Biological Context: Consider the biological system in which you are working. GFP tagging is suitable for a wide range of organisms, from bacteria to mammals, but the effectiveness can vary depending on tissue penetration, autofluorescence of the organism, and the specific cellular environment.
Protein Functionality: Verify that the GFP tag does not disrupt the normal function of the protein. In some cases, the addition of GFP can affect protein folding, localization, or interactions with other molecules.
Phototoxicity and Photobleaching: Be aware of potential phototoxicity and photobleaching during prolonged exposure to the excitation light. These factors can impact cell viability and fluorescence intensity over time.
Spatial and Temporal Resolution: Assess whether the spatial and temporal resolution of GFP fluorescence is adequate for your experimental goals. GFP fluorescence might not be suitable for visualizing fast-moving or very small subcellular structures.
Controls and Validation: Include appropriate controls, such as cells or organisms that express GFP alone, to distinguish specific from nonspecific fluorescence signals. Validating the expression and localization of the GFP-tagged protein using complementary techniques, such as Western blotting or immunofluorescence with different markers, is also advisable.
Ethical Considerations: If the in vivo experiments are conducted in animals, ensure compliance with all ethical guidelines and institutional regulations for animal research.

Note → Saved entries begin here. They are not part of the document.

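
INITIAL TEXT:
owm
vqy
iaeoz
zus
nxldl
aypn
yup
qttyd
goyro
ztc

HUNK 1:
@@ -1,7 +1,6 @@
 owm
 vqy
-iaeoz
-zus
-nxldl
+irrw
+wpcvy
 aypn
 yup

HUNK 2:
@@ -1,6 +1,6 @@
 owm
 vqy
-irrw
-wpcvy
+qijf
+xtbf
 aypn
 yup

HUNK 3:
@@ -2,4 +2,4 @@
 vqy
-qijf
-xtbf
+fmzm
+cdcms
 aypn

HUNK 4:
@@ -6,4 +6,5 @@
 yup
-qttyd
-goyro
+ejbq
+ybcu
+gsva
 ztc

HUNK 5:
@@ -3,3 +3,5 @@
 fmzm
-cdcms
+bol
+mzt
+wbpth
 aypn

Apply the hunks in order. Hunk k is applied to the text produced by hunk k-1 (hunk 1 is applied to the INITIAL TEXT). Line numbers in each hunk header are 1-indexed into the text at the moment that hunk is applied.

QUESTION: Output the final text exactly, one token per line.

Answer: owm
vqy
fmzm
bol
mzt
wbpth
aypn
yup
ejbq
ybcu
gsva
ztc

Derivation:
Hunk 1: at line 1 remove [iaeoz,zus,nxldl] add [irrw,wpcvy] -> 9 lines: owm vqy irrw wpcvy aypn yup qttyd goyro ztc
Hunk 2: at line 1 remove [irrw,wpcvy] add [qijf,xtbf] -> 9 lines: owm vqy qijf xtbf aypn yup qttyd goyro ztc
Hunk 3: at line 2 remove [qijf,xtbf] add [fmzm,cdcms] -> 9 lines: owm vqy fmzm cdcms aypn yup qttyd goyro ztc
Hunk 4: at line 6 remove [qttyd,goyro] add [ejbq,ybcu,gsva] -> 10 lines: owm vqy fmzm cdcms aypn yup ejbq ybcu gsva ztc
Hunk 5: at line 3 remove [cdcms] add [bol,mzt,wbpth] -> 12 lines: owm vqy fmzm bol mzt wbpth aypn yup ejbq ybcu gsva ztc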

Data Analysis and Interpretation: Analyze the imaging data carefully, taking into account factors like signal-to-noise ratio and potential artifacts. Interpret the results within the context of the biological system and the experimental conditions.
In summary, GFP-tagged genes can be effectively used for in vivo imaging, providing valuable insights into protein dynamics and function in live organisms. However, careful experimental design, consideration of technical limitations, and thorough validation are essential for obtaining accurate and meaningful results.
This protocol list might provide further insights to address this issue.